ABC aprovechó la ocasión para consultar sobre la situación del centro de monitoreo, el “cerebro” del cobro electrónico, a lo que sólo respondió que se encuentra en investigación.

Al ser insistida referente a las gestiones para completar los componentes faltantes detectados en la administración anterior, respondió que aguardará los informes para tomar decisiones. Mientras tanto, contrató a “los mejores técnicos y matemáticos para realizar los trabajos necesarios”, mencionó, sin especificar quiénes son ni en qué consisten sus labores.

Mientras tanto, en las calles los pasajeros soportan largas esperas por los colectivos y viajar hacinados en unidades de transporte.

Cabe recordar que durante el gobierno del presidente Mario Abdo Benítez explotó un escandálo al constatarse que el Estado subsidió por pasajeros fantasmas. El caso obligó al mandatario a despedir al entonces viceministro de Transporte, Víctor Sánchez, y lo reemplazó Óscar Stark. Éste último constató una serie de anomalías en los contratos del centro de monitoreo y, entre lo más llamativo, que no funcionaban los componentes claves para el control a los transportistas.

La situación se vuelve más sensible al considerar que el sector que cobra el subsidio está nucleado en Cetrapam, mismo gremio que es dueño de la operadora del billetaje con mayor participación del mercado, Epas SA, con la tarjeta Jaha.

Es decir, Cetrapam es acreedora del dinero público y es, a la vez, la que proporciona la información sobre la calidad de su prestación y los datos que definen los montos de costos y subsidios. En tanto, el Estado no tiene la capacidad para realizarle una auditoría en tiempo real, conforme a las explicaciones dadas por Stark en su momento.

El contrato del centro de monitoreo

La incapacidad de control es el resultado de una serie de anomalías en el cumplimiento del contrato de la instalación del centro de monitoreo, a cargo del consorcio Electronic Ticket Control (ETC), representado por Ángela Marien Ocampos Ortega, que ejecutó el citado proyecto por casi US$ 4 millones. El grupo está conformado por la Empresa Ejecutiva de Inversiones Plan Sociedad Anónima (representada por Rogelio Franco Dávalos) y V SAT SA (José Tomás Insfrán Rivarola).

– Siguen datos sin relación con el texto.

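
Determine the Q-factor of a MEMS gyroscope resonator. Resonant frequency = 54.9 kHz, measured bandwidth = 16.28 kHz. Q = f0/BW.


Step 1: Q = f0 / bandwidth
Step 2: Q = 54.9 / 16.28
Q = 3.4


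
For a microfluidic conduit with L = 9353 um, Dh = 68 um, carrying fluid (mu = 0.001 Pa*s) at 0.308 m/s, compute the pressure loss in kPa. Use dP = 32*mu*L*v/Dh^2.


Step 1: Convert to SI: L = 9353e-6 m, Dh = 68e-6 m
Step 2: dP = 32 * 0.001 * 9353e-6 * 0.308 / (68e-6)^2
Step 3: dP = 19935.81 Pa
Step 4: Convert to kPa: dP = 19.94 kPa


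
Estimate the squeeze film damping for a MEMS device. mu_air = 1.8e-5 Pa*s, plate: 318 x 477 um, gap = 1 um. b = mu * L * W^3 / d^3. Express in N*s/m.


Step 1: Convert to SI.
L = 318e-6 m, W = 477e-6 m, d = 1e-6 m
Step 2: W^3 = (477e-6)^3 = 1.09e-10 m^3
Step 3: d^3 = (1e-6)^3 = 1.00e-18 m^3
Step 4: b = 1.8e-5 * 318e-6 * 1.09e-10 / 1.00e-18
b = 6.21e-01 N*s/m


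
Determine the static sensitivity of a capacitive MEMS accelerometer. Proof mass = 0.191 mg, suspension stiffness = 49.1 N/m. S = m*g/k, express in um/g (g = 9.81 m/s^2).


Step 1: Convert mass: m = 0.191 mg = 1.91e-07 kg
Step 2: S = m * g / k = 1.91e-07 * 9.81 / 49.1
Step 3: S = 3.82e-08 m/g
Step 4: Convert to um/g: S = 0.038 um/g


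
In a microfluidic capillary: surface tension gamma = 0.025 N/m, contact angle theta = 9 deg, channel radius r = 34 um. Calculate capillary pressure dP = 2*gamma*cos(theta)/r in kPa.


Step 1: cos(9 deg) = 0.9877
Step 2: Convert r to m: r = 34e-6 m
Step 3: dP = 2 * 0.025 * 0.9877 / 34e-6 = 1452.5 Pa
Step 4: Convert Pa to kPa (divide by 1000).
dP = 1.45 kPa


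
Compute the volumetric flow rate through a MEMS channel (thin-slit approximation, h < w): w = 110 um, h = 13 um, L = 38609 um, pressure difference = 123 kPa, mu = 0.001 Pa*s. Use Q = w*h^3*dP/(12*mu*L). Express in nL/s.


Step 1: Convert all dimensions to SI (meters).
w = 110e-6 m, h = 13e-6 m, L = 38609e-6 m, dP = 123e3 Pa
Step 2: Q = w * h^3 * dP / (12 * mu * L)
Q = 110e-6 * (13e-6)^3 * 123e3 / (12 * 0.001 * 38609e-6) = 6.415907e-11 m^3/s
Step 3: Convert Q from m^3/s to nL/s (1 m^3 = 1e12 nL, so multiply by 1e12).
Q = 64.159 nL/s


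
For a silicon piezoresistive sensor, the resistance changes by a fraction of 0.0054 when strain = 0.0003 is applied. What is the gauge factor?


Step 1: Identify values.
dR/R = 0.0054, strain = 0.0003
Step 2: GF = (dR/R) / strain = 0.0054 / 0.0003
GF = 18.0


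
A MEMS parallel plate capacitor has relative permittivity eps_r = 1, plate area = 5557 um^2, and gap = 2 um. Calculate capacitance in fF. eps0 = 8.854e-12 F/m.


Step 1: Convert area to m^2: A = 5557e-12 m^2
Step 2: Convert gap to m: d = 2e-6 m
Step 3: C = eps0 * eps_r * A / d
C = 8.854e-12 * 1 * 5557e-12 / 2e-6
Step 4: Convert to fF (multiply by 1e15).
C = 24.6 fF


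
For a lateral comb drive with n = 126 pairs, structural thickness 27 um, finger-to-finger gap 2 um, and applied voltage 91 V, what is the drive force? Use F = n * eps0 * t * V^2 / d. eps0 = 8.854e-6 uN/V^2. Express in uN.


Step 1: Parameters: n=126, eps0=8.854e-6 uN/V^2, t=27 um, V=91 V, d=2 um
Step 2: V^2 = 8281
Step 3: F = 126 * 8.854e-6 * 27 * 8281 / 2
F = 124.717 uN


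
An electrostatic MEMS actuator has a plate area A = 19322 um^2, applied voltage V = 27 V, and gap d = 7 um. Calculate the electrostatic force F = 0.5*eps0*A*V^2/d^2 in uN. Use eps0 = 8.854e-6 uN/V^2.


Step 1: Identify parameters.
eps0 = 8.854e-6 uN/V^2, A = 19322 um^2, V = 27 V, d = 7 um
Step 2: Compute V^2 = 27^2 = 729
Step 3: Compute d^2 = 7^2 = 49
Step 4: F = 0.5 * 8.854e-6 * 19322 * 729 / 49
F = 1.273 uN


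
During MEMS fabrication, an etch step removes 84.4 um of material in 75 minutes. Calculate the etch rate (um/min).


Step 1: Etch rate = depth / time
Step 2: rate = 84.4 / 75
rate = 1.125 um/min


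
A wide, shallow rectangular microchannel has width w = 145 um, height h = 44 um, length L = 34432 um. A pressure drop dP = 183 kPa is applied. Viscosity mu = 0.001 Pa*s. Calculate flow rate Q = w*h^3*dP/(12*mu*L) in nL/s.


Step 1: Convert all dimensions to SI (meters).
w = 145e-6 m, h = 44e-6 m, L = 34432e-6 m, dP = 183e3 Pa
Step 2: Q = w * h^3 * dP / (12 * mu * L)
Q = 145e-6 * (44e-6)^3 * 183e3 / (12 * 0.001 * 34432e-6) = 5.47058318e-09 m^3/s
Step 3: Convert Q from m^3/s to nL/s (1 m^3 = 1e12 nL, so multiply by 1e12).
Q = 5470.583 nL/s


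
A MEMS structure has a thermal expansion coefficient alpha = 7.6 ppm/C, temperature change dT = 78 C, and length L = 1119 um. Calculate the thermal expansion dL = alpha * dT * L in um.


Step 1: Convert CTE: alpha = 7.6 ppm/C = 7.6e-6 /C
Step 2: dL = 7.6e-6 * 78 * 1119
dL = 0.6633 um


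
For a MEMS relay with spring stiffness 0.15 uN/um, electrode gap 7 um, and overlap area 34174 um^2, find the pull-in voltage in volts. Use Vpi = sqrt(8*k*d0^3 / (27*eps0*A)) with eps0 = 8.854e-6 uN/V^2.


Step 1: Compute numerator: 8 * k * d0^3 = 8 * 0.15 * 7^3 = 411.6
Step 2: Compute denominator: 27 * eps0 * A = 27 * 8.854e-6 * 34174 = 8.169568
Step 3: Vpi = sqrt(411.6 / 8.169568)
Vpi = 7.1 V


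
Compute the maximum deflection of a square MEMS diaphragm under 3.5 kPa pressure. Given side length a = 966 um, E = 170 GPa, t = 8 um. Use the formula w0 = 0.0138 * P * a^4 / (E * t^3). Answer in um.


Step 1: Convert pressure to compatible units (E is in GPa, so P in GPa).
P = 3.5 kPa = 3.5e-6 GPa
Step 2: Compute numerator: 0.0138 * P * a^4.
a^4 = 966^4 = 870780120336
numerator = 0.0138 * 3.5e-6 * 870780120336 = 4.20587e+04
Step 3: Compute denominator: E * t^3 = 170 * 8^3 = 87040
Step 4: w0 = numerator / denominator = 4.20587e+04 / 87040 = 0.4832 um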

El caso fue investigado por la Dirección Nacional de Contrataciones Públicas (DNCP) recién en 2023, pese a que las anomalías empezaron a surgir en 2019 y sucesivas publicaciones periodísticas lo denunciaban. Dos indagaciones confirmaron una serie de incumplimientos y recientemente la DNCP anunció una tercera investigación con un sumario al consorcio contratista.

Entre los hechos llamativos constatados por la DNCP se encuentran las inconsistencias entre los bienes existentes y obras ejecutadas en el CCM por unos G. 500 millones, y que el entonces viceministro Sánchez era “juez y parte” en la ejecución del contrato, pues era el profesional técnico de la contratista y al mismo tiempo, autoridad del VMT.

Sin transparencia

El gobierno de Peña no sólo no dispone de la tecnología para controlar a las concesionarias del transporte y no muestra gestiones para revertir la situación, sino que además no se ve transparencia en sus gestiones, ya que impide que la Organización de Pasajeros de Transporte Público (Opama) integre los dos organismos que manejan los datos sensibles relativos a la prestación.

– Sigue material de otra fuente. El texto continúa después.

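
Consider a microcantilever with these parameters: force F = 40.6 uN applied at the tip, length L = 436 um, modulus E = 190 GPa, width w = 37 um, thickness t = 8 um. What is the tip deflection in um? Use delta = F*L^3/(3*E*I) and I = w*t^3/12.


Step 1: Calculate the second moment of area.
I = w * t^3 / 12 = 37 * 8^3 / 12 = 1578.6667 um^4
Step 2: Convert E to consistent units (1 GPa = 1000 uN/um^2).
E = 190 GPa = 190000 uN/um^2
Step 3: Calculate tip deflection.
delta = F * L^3 / (3 * E * I)
delta = 40.6 * 436^3 / (3 * 190000 * 1578.6667)
delta = 3.7396 um


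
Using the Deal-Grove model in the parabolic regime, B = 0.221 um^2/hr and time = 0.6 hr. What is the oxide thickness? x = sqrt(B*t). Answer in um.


Step 1: Compute B*t = 0.221 * 0.6 = 0.1326
Step 2: x = sqrt(0.1326)
x = 0.364 um


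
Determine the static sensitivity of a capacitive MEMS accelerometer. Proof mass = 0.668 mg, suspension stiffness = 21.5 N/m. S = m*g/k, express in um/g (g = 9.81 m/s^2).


Step 1: Convert mass: m = 0.668 mg = 6.68e-07 kg
Step 2: S = m * g / k = 6.68e-07 * 9.81 / 21.5
Step 3: S = 3.05e-07 m/g
Step 4: Convert to um/g: S = 0.305 um/g


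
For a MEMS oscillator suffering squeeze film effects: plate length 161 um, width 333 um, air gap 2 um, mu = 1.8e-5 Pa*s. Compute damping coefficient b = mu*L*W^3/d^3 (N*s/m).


Step 1: Convert to SI.
L = 161e-6 m, W = 333e-6 m, d = 2e-6 m
Step 2: W^3 = (333e-6)^3 = 3.69e-11 m^3
Step 3: d^3 = (2e-6)^3 = 8.00e-18 m^3
Step 4: b = 1.8e-5 * 161e-6 * 3.69e-11 / 8.00e-18
b = 1.34e-02 N*s/m


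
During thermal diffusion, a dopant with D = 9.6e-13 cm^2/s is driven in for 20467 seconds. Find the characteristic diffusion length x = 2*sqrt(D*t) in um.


Step 1: Compute D*t = 9.6e-13 * 20467 = 1.964832e-08 cm^2
Step 2: sqrt(D*t) = 1.40172e-04 cm
Step 3: x = 2 * 1.40172e-04 cm = 2.80344e-04 cm
Step 4: Convert to um (1 cm = 1e4 um): x = 2.803 um


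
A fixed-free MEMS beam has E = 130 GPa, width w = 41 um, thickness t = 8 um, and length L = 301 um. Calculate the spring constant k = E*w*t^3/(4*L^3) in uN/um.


Step 1: Convert E to consistent units (1 GPa = 1000 uN/um^2).
E = 130 GPa = 130000 uN/um^2
Step 2: Compute t^3 = 8^3 = 512
Step 3: Compute L^3 = 301^3 = 27270901
Step 4: k = 130000 * 41 * 512 / (4 * 27270901)
k = 25.0171 uN/um


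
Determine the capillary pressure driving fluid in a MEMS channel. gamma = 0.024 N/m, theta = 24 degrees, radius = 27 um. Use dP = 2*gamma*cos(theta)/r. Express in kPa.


Step 1: cos(24 deg) = 0.9135
Step 2: Convert r to m: r = 27e-6 m
Step 3: dP = 2 * 0.024 * 0.9135 / 27e-6 = 1624.0 Pa
Step 4: Convert Pa to kPa (divide by 1000).
dP = 1.62 kPa


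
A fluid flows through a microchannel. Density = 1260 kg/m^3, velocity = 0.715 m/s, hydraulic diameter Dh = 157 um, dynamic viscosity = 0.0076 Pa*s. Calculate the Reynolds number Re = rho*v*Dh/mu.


Step 1: Convert Dh to meters: Dh = 157e-6 m
Step 2: Re = rho * v * Dh / mu
Re = 1260 * 0.715 * 157e-6 / 0.0076
Re = 18.611


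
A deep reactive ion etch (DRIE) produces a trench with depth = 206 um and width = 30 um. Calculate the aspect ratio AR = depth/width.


Step 1: AR = depth / width
Step 2: AR = 206 / 30
AR = 6.9


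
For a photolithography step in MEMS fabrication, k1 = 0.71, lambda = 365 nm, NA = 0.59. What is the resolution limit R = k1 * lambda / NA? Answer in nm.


Step 1: Identify values: k1 = 0.71, lambda = 365 nm, NA = 0.59
Step 2: R = k1 * lambda / NA
R = 0.71 * 365 / 0.59
R = 439.2 nm


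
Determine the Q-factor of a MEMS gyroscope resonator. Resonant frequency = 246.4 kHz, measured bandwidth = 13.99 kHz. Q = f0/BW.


Step 1: Q = f0 / bandwidth
Step 2: Q = 246.4 / 13.99
Q = 17.6


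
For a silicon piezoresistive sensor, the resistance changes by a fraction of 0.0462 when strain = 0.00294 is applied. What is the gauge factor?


Step 1: Identify values.
dR/R = 0.0462, strain = 0.00294
Step 2: GF = (dR/R) / strain = 0.0462 / 0.00294
GF = 15.7


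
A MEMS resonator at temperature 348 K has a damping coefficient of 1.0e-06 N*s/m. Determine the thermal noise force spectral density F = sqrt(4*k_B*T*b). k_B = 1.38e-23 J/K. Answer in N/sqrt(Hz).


Step 1: Compute 4 * k_B * T * b
= 4 * 1.38e-23 * 348 * 1.0e-06
= 1.9210e-26 N^2/Hz
Step 2: F_noise = sqrt(1.9210e-26)
F_noise = 1.39e-13 N/sqrt(Hz)


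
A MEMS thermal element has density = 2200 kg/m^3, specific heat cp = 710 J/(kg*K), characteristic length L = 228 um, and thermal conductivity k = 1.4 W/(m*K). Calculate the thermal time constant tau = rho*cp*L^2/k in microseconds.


Step 1: Convert L to m: L = 228e-6 m
Step 2: L^2 = (228e-6)^2 = 5.1984e-08 m^2
Step 3: tau = 2200 * 710 * 5.1984e-08 / 1.4 = 5.799929143e-02 s
Step 4: Convert to microseconds (multiply by 1e6).
tau = 57999.291 us


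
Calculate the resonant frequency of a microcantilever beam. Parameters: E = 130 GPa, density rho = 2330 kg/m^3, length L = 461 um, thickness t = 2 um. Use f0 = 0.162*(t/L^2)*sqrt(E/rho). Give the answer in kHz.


Step 1: Convert units to SI.
t_SI = 2e-6 m, L_SI = 461e-6 m
Step 2: Calculate sqrt(E/rho).
sqrt(130e9 / 2330) = 7469.54 m/s
Step 3: Compute f0.
f0 = 0.162 * 2e-6 / (461e-6)^2 * 7469.54 = 11387.7 Hz = 11.39 kHz


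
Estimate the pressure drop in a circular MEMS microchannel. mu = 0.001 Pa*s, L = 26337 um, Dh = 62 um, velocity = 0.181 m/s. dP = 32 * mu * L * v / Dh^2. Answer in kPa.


Step 1: Convert to SI: L = 26337e-6 m, Dh = 62e-6 m
Step 2: dP = 32 * 0.001 * 26337e-6 * 0.181 / (62e-6)^2
Step 3: dP = 39683.64 Pa
Step 4: Convert to kPa: dP = 39.68 kPa


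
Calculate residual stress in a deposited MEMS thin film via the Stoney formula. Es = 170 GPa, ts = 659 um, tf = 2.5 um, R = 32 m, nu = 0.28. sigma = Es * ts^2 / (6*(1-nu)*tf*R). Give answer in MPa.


Step 1: Compute numerator: Es * ts^2 = 170 * 659^2 = 73827770 (GPa*um^2)
Step 2: Compute denominator (R in um): 6*(1-nu)*tf*R = 6*0.72*2.5*32e6 = 345600000.0 (um^2)
Step 3: sigma (GPa) = 73827770 / 345600000.0 = 2.13622e-01 GPa
Step 4: Convert to MPa (x1000): sigma = 213.6 MPa


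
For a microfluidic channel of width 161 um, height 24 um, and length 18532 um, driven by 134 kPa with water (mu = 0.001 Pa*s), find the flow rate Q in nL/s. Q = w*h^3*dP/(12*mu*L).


Step 1: Convert all dimensions to SI (meters).
w = 161e-6 m, h = 24e-6 m, L = 18532e-6 m, dP = 134e3 Pa
Step 2: Q = w * h^3 * dP / (12 * mu * L)
Q = 161e-6 * (24e-6)^3 * 134e3 / (12 * 0.001 * 18532e-6) = 1.34109907e-09 m^3/s
Step 3: Convert Q from m^3/s to nL/s (1 m^3 = 1e12 nL, so multiply by 1e12).
Q = 1341.099 nL/s


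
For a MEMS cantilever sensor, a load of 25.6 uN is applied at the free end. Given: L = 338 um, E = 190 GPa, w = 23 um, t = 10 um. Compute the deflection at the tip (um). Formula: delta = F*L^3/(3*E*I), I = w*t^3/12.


Step 1: Calculate the second moment of area.
I = w * t^3 / 12 = 23 * 10^3 / 12 = 1916.6667 um^4
Step 2: Convert E to consistent units (1 GPa = 1000 uN/um^2).
E = 190 GPa = 190000 uN/um^2
Step 3: Calculate tip deflection.
delta = F * L^3 / (3 * E * I)
delta = 25.6 * 338^3 / (3 * 190000 * 1916.6667)
delta = 0.9048 um


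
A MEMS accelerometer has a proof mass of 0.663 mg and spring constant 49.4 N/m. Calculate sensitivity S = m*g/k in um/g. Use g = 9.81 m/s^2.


Step 1: Convert mass: m = 0.663 mg = 6.63e-07 kg
Step 2: S = m * g / k = 6.63e-07 * 9.81 / 49.4
Step 3: S = 1.32e-07 m/g
Step 4: Convert to um/g: S = 0.132 um/g


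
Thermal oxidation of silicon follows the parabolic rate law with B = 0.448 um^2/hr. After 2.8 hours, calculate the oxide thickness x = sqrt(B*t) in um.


Step 1: Compute B*t = 0.448 * 2.8 = 1.2544
Step 2: x = sqrt(1.2544)
x = 1.12 um


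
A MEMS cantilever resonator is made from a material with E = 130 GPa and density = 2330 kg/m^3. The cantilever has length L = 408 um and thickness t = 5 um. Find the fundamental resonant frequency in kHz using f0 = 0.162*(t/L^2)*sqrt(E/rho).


Step 1: Convert units to SI.
t_SI = 5e-6 m, L_SI = 408e-6 m
Step 2: Calculate sqrt(E/rho).
sqrt(130e9 / 2330) = 7469.54 m/s
Step 3: Compute f0.
f0 = 0.162 * 5e-6 / (408e-6)^2 * 7469.54 = 36346.2 Hz = 36.35 kHz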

Se trata del Consejo Ad Hoc, que estudia los datos y toma decisiones relativas al billetaje electrónico, y el Consejo de la Tarifa Técnica, que fija el precio del pasaje y los montos de subsidios que cobrará cada concesionaria del Área Metropolitana de Asunción. Sobre este último, la ministra informó que se reunirá sólo dos veces al año.

En cuanto a la falta de apertura de su administración, mencionó que Opama tiene inconvenientes jurídicos para integrar el organismo. Sin embargo, evitó responder por qué no permite que Opama participe al menos en los encuentros, de manera informal. Eso, a fin de conocer los trabajos que realizan vinculados al traslado masivo de personas.